Bertahan sebagai pengungsi di negara sendiri tidaklah mudah. Ini dialami oleh komunitas Syiah di Sidoarjo dan komunitas Ahmadiyah di Mataram. Selain harus menghadapi pelbagai tekanan arus dominan mayoritas Muslim yang berpahamkan Sunni, akibat adanya perbedaan interpretasi teks kitab suci dalam agama Islam, praktik-praktik keber-Islam-an, dan gesekan konflik politik ekonomi pada aras lokal, mereka harus menghidupi diri untuk bertahan hidup mencukupi keperluan harian mereka di tempat pengungsian selama bertahun-tahun.
Dengan memaparkan sejarah munculnya Syiah dan Ahmadiyah, konflik lokal yang terjadi, dan narasi kedua komunitas Muslim tersebut, terutama strategi mereka bertahan hidup, buku ini mengkritik konsep ketahanan sosial yang selama ini cenderung digunakan dalam perspektif developmentalistik; menggunakan konsep modal sosial sebagai bagian dari strategi bertahan. Sebaliknya, tim penulis justru menggunakan ketahanan sosial untuk melihat strategi kedua komunitas tersebut dalam memperjuangkan pengakuan, yaitu pemenuhan hak-hak dasar warga negara dan intervensi negara untuk melindungi minoritas dan membentuk masyarakat multiagama yang toleran.

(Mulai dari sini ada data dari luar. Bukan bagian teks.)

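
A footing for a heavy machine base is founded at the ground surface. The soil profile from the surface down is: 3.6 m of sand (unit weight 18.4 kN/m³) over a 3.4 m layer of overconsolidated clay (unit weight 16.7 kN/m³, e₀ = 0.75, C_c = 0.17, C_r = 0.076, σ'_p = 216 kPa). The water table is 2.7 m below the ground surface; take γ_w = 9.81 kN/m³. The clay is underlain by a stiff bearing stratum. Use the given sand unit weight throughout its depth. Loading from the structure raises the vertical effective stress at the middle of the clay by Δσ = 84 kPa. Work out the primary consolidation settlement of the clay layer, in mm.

S_c ≈ 51 mm

Mid-depth of clay below the ground surface: z = 3.6 + 3.4/2 = 5.3 m.
Total vertical stress at mid-clay: σ_v = 18.4×3.6 + 16.7×1.7 = 94.63 kPa.
Pore pressure: u = 9.81×(5.3 − 2.7) = 25.506 kPa.
Initial effective stress: σ'_0 = σ_v − u = 94.63 − 25.506 = 69.124 kPa.
Final effective stress: σ'_f = 69.124 + 84 = 153.12 kPa.
σ'_f = 153.12 ≤ σ'_p = 216 kPa, so the clay remains overconsolidated and only the recompression index applies:
S_c = C_r·H/(1+e₀)·log₁₀(σ'_f/σ'_0) = 0.076×3.4/1.75×log₁₀(153.12/69.124)
    = 0.14766 × 0.3454 = 0.051 m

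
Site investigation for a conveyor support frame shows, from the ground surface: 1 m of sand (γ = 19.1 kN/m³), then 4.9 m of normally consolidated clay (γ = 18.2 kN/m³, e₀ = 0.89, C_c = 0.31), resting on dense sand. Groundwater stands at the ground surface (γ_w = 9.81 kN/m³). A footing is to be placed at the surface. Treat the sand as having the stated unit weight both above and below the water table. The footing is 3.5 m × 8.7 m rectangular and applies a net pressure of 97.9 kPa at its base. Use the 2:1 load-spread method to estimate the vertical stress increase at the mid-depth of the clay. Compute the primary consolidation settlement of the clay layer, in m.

S_c ≈ 0.272 m

Mid-depth of clay below the ground surface: z = 1 + 4.9/2 = 3.45 m.
Total vertical stress at mid-clay: σ_v = 19.1×1 + 18.2×2.45 = 63.69 kPa.
Pore pressure: u = 9.81×(3.45 − 0) = 33.845 kPa.
Initial effective stress: σ'_0 = σ_v − u = 63.69 − 33.845 = 29.845 kPa.
Stress increase at mid-clay by the 2:1 spreading method:
Δσ = qBL/((B+z)(L+z)) = 97.9×3.5×8.7/((3.5+3.45)(8.7+3.45)) = 35.303 kPa
Final effective stress: σ'_f = σ'_0 + Δσ = 29.845 + 35.303 = 65.148 kPa.
Normally consolidated clay, so the full stress increment lies on the virgin compression line:
S_c = C_c·H/(1+e₀)·log₁₀(σ'_f/σ'_0) = 0.31×4.9/(1+0.89)×log₁₀(65.148/29.845)
    = 0.8037 × 0.33903 = 0.2725 m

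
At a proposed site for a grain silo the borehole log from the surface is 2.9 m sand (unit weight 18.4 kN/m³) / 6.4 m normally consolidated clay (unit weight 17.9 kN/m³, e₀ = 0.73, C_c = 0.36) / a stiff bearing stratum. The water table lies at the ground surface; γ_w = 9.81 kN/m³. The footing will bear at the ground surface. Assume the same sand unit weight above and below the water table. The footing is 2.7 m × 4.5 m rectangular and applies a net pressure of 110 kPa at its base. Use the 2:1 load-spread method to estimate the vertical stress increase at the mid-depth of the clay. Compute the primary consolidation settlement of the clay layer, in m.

S_c ≈ 0.144 m

Mid-depth of clay below the ground surface: z = 2.9 + 6.4/2 = 6.1 m.
Total vertical stress at mid-clay: σ_v = 18.4×2.9 + 17.9×3.2 = 110.64 kPa.
Pore pressure: u = 9.81×(6.1 − 0) = 59.841 kPa.
Initial effective stress: σ'_0 = σ_v − u = 110.64 − 59.841 = 50.799 kPa.
Stress increase at mid-clay by the 2:1 spreading method:
Δσ = qBL/((B+z)(L+z)) = 110×2.7×4.5/((2.7+6.1)(4.5+6.1)) = 14.328 kPa
Final effective stress: σ'_f = σ'_0 + Δσ = 50.799 + 14.328 = 65.127 kPa.
Normally consolidated clay, so the full stress increment lies on the virgin compression line:
S_c = C_c·H/(1+e₀)·log₁₀(σ'_f/σ'_0) = 0.36×6.4/(1+0.73)×log₁₀(65.127/50.799)
    = 1.3318 × 0.10791 = 0.1437 m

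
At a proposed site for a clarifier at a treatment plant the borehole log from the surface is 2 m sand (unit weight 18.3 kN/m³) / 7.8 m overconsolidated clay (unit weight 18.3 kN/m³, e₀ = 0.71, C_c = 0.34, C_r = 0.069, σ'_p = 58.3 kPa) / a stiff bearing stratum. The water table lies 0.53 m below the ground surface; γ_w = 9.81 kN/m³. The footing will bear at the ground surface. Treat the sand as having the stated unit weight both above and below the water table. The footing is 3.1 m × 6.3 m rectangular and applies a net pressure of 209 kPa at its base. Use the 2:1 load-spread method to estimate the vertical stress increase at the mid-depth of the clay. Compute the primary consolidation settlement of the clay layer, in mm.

S_c ≈ 318 mm

Mid-depth of clay below the ground surface: z = 2 + 7.8/2 = 5.9 m.
Total vertical stress at mid-clay: σ_v = 18.3×2 + 18.3×3.9 = 107.97 kPa.
Pore pressure: u = 9.81×(5.9 − 0.53) = 52.68 kPa.
Initial effective stress: σ'_0 = σ_v − u = 107.97 − 52.68 = 55.29 kPa.
Stress increase at mid-clay by the 2:1 spreading method:
Δσ = qBL/((B+z)(L+z)) = 209×3.1×6.3/((3.1+5.9)(6.3+5.9)) = 37.175 kPa
Final effective stress: σ'_f = 55.29 + 37.175 = 92.465 kPa.
σ'_f = 92.465 > σ'_p = 58.3 kPa, so the stress path crosses the preconsolidation pressure — recompression up to σ'_p, then virgin compression beyond:
S_c = H/(1+e₀)·[C_r·log₁₀(σ'_p/σ'_0) + C_c·log₁₀(σ'_f/σ'_p)]
    = 7.8/1.71 × [0.069×log₁₀(58.3/55.29) + 0.34×log₁₀(92.465/58.3)]
    = 4.5614 × [0.0015885 + 0.068105] = 0.3179 m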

Lebih jauh, secara praktis, studi ini mengajukan rekomendasi kebijakan kepada lembaga-lembaga negara dan rekomendasi gagasan kepada stakeholders tentang kemungkinan metode reintegrasi pengungsi komunitas dan pengelolaan potensi konflik kekerasan antara kelompok minoritas agama dengan kelompok arus utama yang berbeda.